Gibraltar and the EU



It was reassuring to hear Picardo say he respects the EU, respects and understands European law and wishes to interface with it, looking at options which “satisfy all parties” in the application and interpretation of EU law.

He was clear though that there must be no contamination by rules and regulations that are irrelevant to our situation, arguing that for the purposes of immigration and the movement of goods envisaged, a lawful and effective Dispute Resolution Mechanism that does not unnecessarily restrain our commercial flexibility -- one of our great assets can be formulated by agreement. There would be regard to the decisions of the ECJ but in a manner which is not excessive or disproportionate.
In any event Gibraltar will not have to apply a substantial body of EU law or require continuous referrals to Luxembourg, as there is no risk to the integrity of the European Single Market which Brussels understandably wishes to protect. Our economy and volume of business in relation to it is so small, that we pose no threat of distortion. We are not a manufacturing base, and our economic model has never been that of a springboard for exporting goods into the EU, part of the sensitivities surrounding the Northern Ireland accord.
Ideologically ingrained British Euroscepticism is far removed from Gibraltar’s primary instincts, fundamental interests and material economic needs. Yet even they can be flexible and enlightened when it comes to defending their own patch. The UK’s real politik approach, notwithstanding the zeal for pure sovereignty at the heart of Brexit, is reflected in the presence of French gendarme boots on the ground at London’s King’s Cross train station to grant advance clearance to Paris bound travellers via the Channel Tunnel.
Picardo rebutted the notion that Frontex arrangements envisaged for Gibraltar as part of the EU-UK Treaty provisions would constitute a breach of sovereignty, stating that it would not differ substantially from the above, and in the process scything down GSD sensationalism on the issue in one fell swoop.
There are similar examples in German and Dutch border regions, where EU law enforcement cooperation has allowed the boots of neighbouring police forces to patrol home turf in the interests of public safety, upholding the rule of law, which is the main cornerstone of democracy, (the other being respect for private property). Such good sense should not escape our attention, or be denied to us by demagogues raising the distraction of non-existent spectres. Mr Picardo stated that the presence of Frontex would not compromise sovereignty as it is an administrative permission that would be set out in the treaty, where the UK allows something which it is able to withdraw in future in the exercise of its sovereignty.

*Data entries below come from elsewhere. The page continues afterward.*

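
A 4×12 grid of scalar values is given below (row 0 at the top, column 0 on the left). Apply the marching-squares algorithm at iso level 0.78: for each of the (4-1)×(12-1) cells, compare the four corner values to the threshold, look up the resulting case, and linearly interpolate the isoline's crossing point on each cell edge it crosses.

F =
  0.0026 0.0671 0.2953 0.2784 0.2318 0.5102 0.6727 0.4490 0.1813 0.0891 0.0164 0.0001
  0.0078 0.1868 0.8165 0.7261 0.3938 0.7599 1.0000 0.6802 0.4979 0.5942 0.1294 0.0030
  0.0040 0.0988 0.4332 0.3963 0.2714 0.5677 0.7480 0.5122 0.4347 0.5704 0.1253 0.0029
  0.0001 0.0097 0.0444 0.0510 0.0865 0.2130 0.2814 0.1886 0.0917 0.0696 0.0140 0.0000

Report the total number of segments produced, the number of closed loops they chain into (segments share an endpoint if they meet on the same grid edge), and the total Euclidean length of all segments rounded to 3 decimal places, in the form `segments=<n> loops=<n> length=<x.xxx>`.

segments=8 loops=2 length=5.502

cell (0,1): code 0100 → (0.930,2.000)–(1.000,1.942)
cell (0,2): code 1000 → (1.000,2.404)–(0.930,2.000)
cell (0,5): code 0100 → (0.328,6.000)–(1.000,5.084)
cell (0,6): code 1000 → (1.000,6.688)–(0.328,6.000)
cell (1,1): code 0010 → (1.000,1.942)–(1.095,2.000)
cell (1,2): code 0001 → (1.095,2.000)–(1.000,2.404)
cell (1,5): code 0010 → (1.000,5.084)–(1.873,6.000)
cell (1,6): code 0001 → (1.873,6.000)–(1.000,6.688)
total: 8 segments, chained into 2 closed loop(s), length Σ = 5.502288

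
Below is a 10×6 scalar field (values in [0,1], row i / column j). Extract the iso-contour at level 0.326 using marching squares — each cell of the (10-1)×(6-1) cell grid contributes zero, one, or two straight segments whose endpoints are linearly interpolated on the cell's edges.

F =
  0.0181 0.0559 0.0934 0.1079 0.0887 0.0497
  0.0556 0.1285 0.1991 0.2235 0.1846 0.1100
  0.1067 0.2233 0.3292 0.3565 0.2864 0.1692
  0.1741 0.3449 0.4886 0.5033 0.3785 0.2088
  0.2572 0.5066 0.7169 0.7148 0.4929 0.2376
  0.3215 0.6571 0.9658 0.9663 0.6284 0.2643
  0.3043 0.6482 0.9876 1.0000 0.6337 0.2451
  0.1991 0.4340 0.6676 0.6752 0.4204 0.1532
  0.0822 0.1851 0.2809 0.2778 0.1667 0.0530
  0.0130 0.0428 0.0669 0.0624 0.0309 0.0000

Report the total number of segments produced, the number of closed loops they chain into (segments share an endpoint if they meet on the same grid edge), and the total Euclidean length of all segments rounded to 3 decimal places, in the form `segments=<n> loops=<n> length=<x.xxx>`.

cell (1,1): code 0100 → (1.975,2.000)–(2.000,1.970)
cell (1,2): code 1100 → (1.771,3.000)–(1.975,2.000)
cell (1,3): code 1000 → (2.000,3.435)–(1.771,3.000)
cell (2,0): code 0100 → (2.845,1.000)–(3.000,0.889)
cell (2,1): code 1110 → (2.000,1.970)–(2.845,1.000)
cell (2,3): code 1101 → (2.430,4.000)–(2.000,3.435)
cell (2,4): code 1000 → (3.000,4.309)–(2.430,4.000)
cell (3,0): code 0110 → (3.000,0.889)–(4.000,0.276)
cell (3,4): code 1001 → (4.000,4.654)–(3.000,4.309)
cell (4,0): code 0110 → (4.000,0.276)–(5.000,0.013)
cell (4,4): code 1001 → (5.000,4.831)–(4.000,4.654)
cell (5,0): code 0110 → (5.000,0.013)–(6.000,0.063)
cell (5,4): code 1001 → (6.000,4.792)–(5.000,4.831)
cell (6,0): code 0110 → (6.000,0.063)–(7.000,0.540)
cell (6,4): code 1001 → (7.000,4.353)–(6.000,4.792)
cell (7,0): code 0010 → (7.000,0.540)–(7.434,1.000)
cell (7,1): code 0011 → (7.434,1.000)–(7.883,2.000)
cell (7,2): code 0011 → (7.883,2.000)–(7.879,3.000)
cell (7,3): code 0011 → (7.879,3.000)–(7.372,4.000)
cell (7,4): code 0001 → (7.372,4.000)–(7.000,4.353)
total: 20 segments, chained into 1 closed loop(s), length Σ = 17.231592

segments=20 loops=1 length=17.232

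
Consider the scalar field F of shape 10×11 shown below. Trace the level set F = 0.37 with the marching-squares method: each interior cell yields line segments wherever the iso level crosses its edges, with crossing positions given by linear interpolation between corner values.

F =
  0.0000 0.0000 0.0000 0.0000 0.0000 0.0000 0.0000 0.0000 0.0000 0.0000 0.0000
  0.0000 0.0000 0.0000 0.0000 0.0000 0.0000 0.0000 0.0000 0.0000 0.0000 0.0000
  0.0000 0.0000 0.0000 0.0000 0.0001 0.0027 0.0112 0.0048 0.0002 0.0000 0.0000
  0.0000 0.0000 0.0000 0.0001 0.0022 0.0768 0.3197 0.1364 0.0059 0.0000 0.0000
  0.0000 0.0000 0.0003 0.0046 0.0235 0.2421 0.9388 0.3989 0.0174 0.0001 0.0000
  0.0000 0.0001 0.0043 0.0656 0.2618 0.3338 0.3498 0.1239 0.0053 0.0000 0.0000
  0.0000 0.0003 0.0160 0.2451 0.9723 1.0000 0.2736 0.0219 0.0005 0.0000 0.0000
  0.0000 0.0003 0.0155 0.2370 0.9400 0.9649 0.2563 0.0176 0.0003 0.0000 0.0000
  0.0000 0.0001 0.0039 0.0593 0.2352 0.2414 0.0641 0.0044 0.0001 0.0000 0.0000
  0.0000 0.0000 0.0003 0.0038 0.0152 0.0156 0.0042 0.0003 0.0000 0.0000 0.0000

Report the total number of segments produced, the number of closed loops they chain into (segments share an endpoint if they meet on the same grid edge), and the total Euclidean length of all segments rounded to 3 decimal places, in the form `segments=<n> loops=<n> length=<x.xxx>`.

cell (3,5): code 0100 → (3.081,6.000)–(4.000,5.184)
cell (3,6): code 1100 → (3.890,7.000)–(3.081,6.000)
cell (3,7): code 1000 → (4.000,7.076)–(3.890,7.000)
cell (4,5): code 0010 → (4.000,5.184)–(4.966,6.000)
cell (4,6): code 0011 → (4.966,6.000)–(4.105,7.000)
cell (4,7): code 0001 → (4.105,7.000)–(4.000,7.076)
cell (5,3): code 0100 → (5.152,4.000)–(6.000,3.172)
cell (5,4): code 1100 → (5.054,5.000)–(5.152,4.000)
cell (5,5): code 1000 → (6.000,5.867)–(5.054,5.000)
cell (6,3): code 0110 → (6.000,3.172)–(7.000,3.189)
cell (6,5): code 1001 → (7.000,5.840)–(6.000,5.867)
cell (7,3): code 0010 → (7.000,3.189)–(7.809,4.000)
cell (7,4): code 0011 → (7.809,4.000)–(7.822,5.000)
cell (7,5): code 0001 → (7.822,5.000)–(7.000,5.840)
total: 14 segments, chained into 2 closed loop(s), length Σ = 14.156279

segments=14 loops=2 length=14.156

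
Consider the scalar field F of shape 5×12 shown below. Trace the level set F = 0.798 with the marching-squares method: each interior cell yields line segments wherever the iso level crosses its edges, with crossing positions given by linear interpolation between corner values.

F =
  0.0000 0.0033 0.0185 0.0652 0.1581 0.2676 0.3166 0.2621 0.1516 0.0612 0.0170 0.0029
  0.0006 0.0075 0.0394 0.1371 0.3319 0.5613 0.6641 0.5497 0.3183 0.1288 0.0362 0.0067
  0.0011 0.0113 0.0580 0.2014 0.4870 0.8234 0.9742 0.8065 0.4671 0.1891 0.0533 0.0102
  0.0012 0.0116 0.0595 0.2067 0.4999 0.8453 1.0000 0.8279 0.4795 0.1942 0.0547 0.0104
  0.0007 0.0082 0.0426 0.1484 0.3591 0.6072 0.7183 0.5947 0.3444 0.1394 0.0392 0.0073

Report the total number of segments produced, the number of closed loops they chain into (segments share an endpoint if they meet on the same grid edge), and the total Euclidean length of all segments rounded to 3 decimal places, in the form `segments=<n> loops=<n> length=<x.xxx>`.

cell (1,4): code 0100 → (1.903,5.000)–(2.000,4.924)
cell (1,5): code 1100 → (1.432,6.000)–(1.903,5.000)
cell (1,6): code 1100 → (1.967,7.000)–(1.432,6.000)
cell (1,7): code 1000 → (2.000,7.025)–(1.967,7.000)
cell (2,4): code 0110 → (2.000,4.924)–(3.000,4.863)
cell (2,7): code 1001 → (3.000,7.086)–(2.000,7.025)
cell (3,4): code 0010 → (3.000,4.863)–(3.199,5.000)
cell (3,5): code 0011 → (3.199,5.000)–(3.717,6.000)
cell (3,6): code 0011 → (3.717,6.000)–(3.128,7.000)
cell (3,7): code 0001 → (3.128,7.000)–(3.000,7.086)
total: 10 segments, chained into 1 closed loop(s), length Σ = 7.090211

segments=10 loops=1 length=7.090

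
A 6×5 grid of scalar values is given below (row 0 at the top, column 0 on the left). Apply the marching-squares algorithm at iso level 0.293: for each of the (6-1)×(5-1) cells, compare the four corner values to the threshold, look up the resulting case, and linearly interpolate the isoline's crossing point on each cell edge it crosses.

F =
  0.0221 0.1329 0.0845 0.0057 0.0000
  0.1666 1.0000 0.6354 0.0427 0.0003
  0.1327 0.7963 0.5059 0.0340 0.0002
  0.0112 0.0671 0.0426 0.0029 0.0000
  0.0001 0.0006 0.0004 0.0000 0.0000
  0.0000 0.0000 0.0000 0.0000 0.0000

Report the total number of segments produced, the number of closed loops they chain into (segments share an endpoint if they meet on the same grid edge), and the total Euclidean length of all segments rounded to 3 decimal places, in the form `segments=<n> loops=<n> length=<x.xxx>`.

segments=8 loops=1 length=7.752

cell (0,0): code 0100 → (0.185,1.000)–(1.000,0.152)
cell (0,1): code 1100 → (0.378,2.000)–(0.185,1.000)
cell (0,2): code 1000 → (1.000,2.578)–(0.378,2.000)
cell (1,0): code 0110 → (1.000,0.152)–(2.000,0.242)
cell (1,2): code 1001 → (2.000,2.451)–(1.000,2.578)
cell (2,0): code 0010 → (2.000,0.242)–(2.690,1.000)
cell (2,1): code 0011 → (2.690,1.000)–(2.460,2.000)
cell (2,2): code 0001 → (2.460,2.000)–(2.000,2.451)
total: 8 segments, chained into 1 closed loop(s), length Σ = 7.751528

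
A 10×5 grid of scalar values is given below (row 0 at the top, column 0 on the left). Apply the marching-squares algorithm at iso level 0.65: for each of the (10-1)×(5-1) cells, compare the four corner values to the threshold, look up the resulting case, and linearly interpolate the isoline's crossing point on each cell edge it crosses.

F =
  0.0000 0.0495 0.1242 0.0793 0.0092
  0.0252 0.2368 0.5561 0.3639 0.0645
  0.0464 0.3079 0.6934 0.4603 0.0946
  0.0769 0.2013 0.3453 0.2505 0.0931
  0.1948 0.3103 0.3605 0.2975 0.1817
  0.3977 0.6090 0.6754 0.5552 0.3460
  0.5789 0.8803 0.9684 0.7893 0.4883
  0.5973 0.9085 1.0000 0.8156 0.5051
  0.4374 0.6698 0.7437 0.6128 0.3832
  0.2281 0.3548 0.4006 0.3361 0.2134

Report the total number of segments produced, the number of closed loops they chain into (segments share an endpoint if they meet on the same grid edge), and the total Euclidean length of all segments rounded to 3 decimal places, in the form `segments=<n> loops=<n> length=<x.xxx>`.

segments=18 loops=2 length=11.589

cell (1,1): code 0100 → (1.684,2.000)–(2.000,1.887)
cell (1,2): code 1000 → (2.000,2.186)–(1.684,2.000)
cell (2,1): code 0010 → (2.000,1.887)–(2.125,2.000)
cell (2,2): code 0001 → (2.125,2.000)–(2.000,2.186)
cell (4,1): code 0100 → (4.919,2.000)–(5.000,1.617)
cell (4,2): code 1000 → (5.000,2.211)–(4.919,2.000)
cell (5,0): code 0100 → (5.151,1.000)–(6.000,0.236)
cell (5,1): code 1110 → (5.000,1.617)–(5.151,1.000)
cell (5,2): code 1101 → (5.405,3.000)–(5.000,2.211)
cell (5,3): code 1000 → (6.000,3.463)–(5.405,3.000)
cell (6,0): code 0110 → (6.000,0.236)–(7.000,0.169)
cell (6,3): code 1001 → (7.000,3.533)–(6.000,3.463)
cell (7,0): code 0110 → (7.000,0.169)–(8.000,0.915)
cell (7,2): code 1011 → (8.000,2.716)–(7.817,3.000)
cell (7,3): code 0001 → (7.817,3.000)–(7.000,3.533)
cell (8,0): code 0010 → (8.000,0.915)–(8.063,1.000)
cell (8,1): code 0011 → (8.063,1.000)–(8.273,2.000)
cell (8,2): code 0001 → (8.273,2.000)–(8.000,2.716)
total: 18 segments, chained into 2 closed loop(s), length Σ = 11.589212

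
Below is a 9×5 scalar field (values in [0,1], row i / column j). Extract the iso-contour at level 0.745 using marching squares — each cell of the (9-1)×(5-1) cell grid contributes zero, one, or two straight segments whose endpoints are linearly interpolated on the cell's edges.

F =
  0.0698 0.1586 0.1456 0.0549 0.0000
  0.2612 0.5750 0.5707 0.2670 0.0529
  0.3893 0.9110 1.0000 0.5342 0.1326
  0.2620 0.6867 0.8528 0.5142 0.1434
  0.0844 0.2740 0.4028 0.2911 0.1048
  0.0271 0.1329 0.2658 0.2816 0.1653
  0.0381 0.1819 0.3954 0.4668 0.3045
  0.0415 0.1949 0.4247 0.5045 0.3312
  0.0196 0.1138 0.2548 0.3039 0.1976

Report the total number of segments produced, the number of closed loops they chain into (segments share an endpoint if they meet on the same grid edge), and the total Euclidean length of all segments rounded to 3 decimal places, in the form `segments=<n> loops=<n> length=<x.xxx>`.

segments=8 loops=1 length=5.759

cell (1,0): code 0100 → (1.506,1.000)–(2.000,0.682)
cell (1,1): code 1100 → (1.406,2.000)–(1.506,1.000)
cell (1,2): code 1000 → (2.000,2.547)–(1.406,2.000)
cell (2,0): code 0010 → (2.000,0.682)–(2.740,1.000)
cell (2,1): code 0111 → (2.740,1.000)–(3.000,1.351)
cell (2,2): code 1001 → (3.000,2.318)–(2.000,2.547)
cell (3,1): code 0010 → (3.000,1.351)–(3.240,2.000)
cell (3,2): code 0001 → (3.240,2.000)–(3.000,2.318)
total: 8 segments, chained into 1 closed loop(s), length Σ = 5.758892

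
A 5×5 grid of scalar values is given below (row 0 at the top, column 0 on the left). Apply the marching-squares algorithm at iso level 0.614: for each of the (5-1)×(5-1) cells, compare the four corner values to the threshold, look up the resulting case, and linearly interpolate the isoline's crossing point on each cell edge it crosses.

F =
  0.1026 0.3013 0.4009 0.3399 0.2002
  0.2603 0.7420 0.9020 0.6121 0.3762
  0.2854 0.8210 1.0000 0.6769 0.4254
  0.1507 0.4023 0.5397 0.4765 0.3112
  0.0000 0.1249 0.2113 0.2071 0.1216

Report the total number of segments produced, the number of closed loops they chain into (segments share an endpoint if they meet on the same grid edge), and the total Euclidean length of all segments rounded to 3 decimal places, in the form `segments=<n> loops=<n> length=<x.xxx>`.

cell (0,0): code 0100 → (0.710,1.000)–(1.000,0.734)
cell (0,1): code 1100 → (0.425,2.000)–(0.710,1.000)
cell (0,2): code 1000 → (1.000,2.993)–(0.425,2.000)
cell (1,0): code 0110 → (1.000,0.734)–(2.000,0.614)
cell (1,2): code 1101 → (1.029,3.000)–(1.000,2.993)
cell (1,3): code 1000 → (2.000,3.250)–(1.029,3.000)
cell (2,0): code 0010 → (2.000,0.614)–(2.494,1.000)
cell (2,1): code 0011 → (2.494,1.000)–(2.839,2.000)
cell (2,2): code 0011 → (2.839,2.000)–(2.314,3.000)
cell (2,3): code 0001 → (2.314,3.000)–(2.000,3.250)
total: 10 segments, chained into 1 closed loop(s), length Σ = 7.836429

segments=10 loops=1 length=7.836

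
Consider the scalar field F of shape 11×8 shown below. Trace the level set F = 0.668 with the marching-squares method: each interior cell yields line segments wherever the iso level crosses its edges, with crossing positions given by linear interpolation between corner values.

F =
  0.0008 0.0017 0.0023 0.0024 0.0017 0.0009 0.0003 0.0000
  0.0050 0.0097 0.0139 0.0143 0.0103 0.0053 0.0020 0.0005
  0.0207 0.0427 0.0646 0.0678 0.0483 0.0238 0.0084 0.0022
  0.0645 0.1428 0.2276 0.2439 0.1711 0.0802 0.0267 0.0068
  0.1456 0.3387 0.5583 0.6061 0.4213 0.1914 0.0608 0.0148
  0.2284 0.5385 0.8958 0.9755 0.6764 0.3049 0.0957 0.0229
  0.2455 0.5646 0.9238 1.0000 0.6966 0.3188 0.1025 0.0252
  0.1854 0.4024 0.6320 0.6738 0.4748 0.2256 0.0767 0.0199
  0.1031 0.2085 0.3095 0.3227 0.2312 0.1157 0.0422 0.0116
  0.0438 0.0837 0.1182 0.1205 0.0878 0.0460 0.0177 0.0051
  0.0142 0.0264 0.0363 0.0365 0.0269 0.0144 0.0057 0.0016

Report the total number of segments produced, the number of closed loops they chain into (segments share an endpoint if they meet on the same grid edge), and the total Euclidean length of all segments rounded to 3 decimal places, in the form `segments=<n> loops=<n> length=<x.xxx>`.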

The EU, the very concept of a united Europe is in crisis. Brexit has bred disaffection and reinvigorated Euroscepticism. Upbeat stories from Brussels are usually obscured under the weight of gravy train lore, buried beneath allegations of incompetence, a recurring narrative of unelected elites entrenched behind faceless bureaucracies deciding the fate of a continent from ivory towers in unaccountable power centres.
The UK-EU Treaty on Gibraltar could potentially reverse this, become a rare test case, a positive advert for the declining European ideal: the cross-border alliances of peoples in reciprocal arrangements to accomplish enterprises of mutual interest.
The EU can either adopt an intransigent, legalistic approach, without due regard to our economic, geographic realities and historic antecedents, or choose to apply founding principles that have long been eroded. It is an opportunity for the EU to shine by showing generosity and constructive spirit, in pursuit of a greater goal to portray the EU in the best possible light, and convey a powerful message beyond our shores.
The objective truth that Picardo has matured into the Rock’s unrivalled political leader does not mean to say that his decade at the helm of government has been a bed of roses. Like with all administrations that gain a third term, there have been lights and there have been shadows, successful and not so successful endeavours.
There will be time for post-mortems and for historical judgment in the post-Picardo era. Many things will probably have to change, that is the nature of democratic politics and succession, the nature of changes in political cycles, but that is best left for the future. Now the focus, the top political priority is getting over the line of the treaty to make sure that there is a post-Picardo era at all.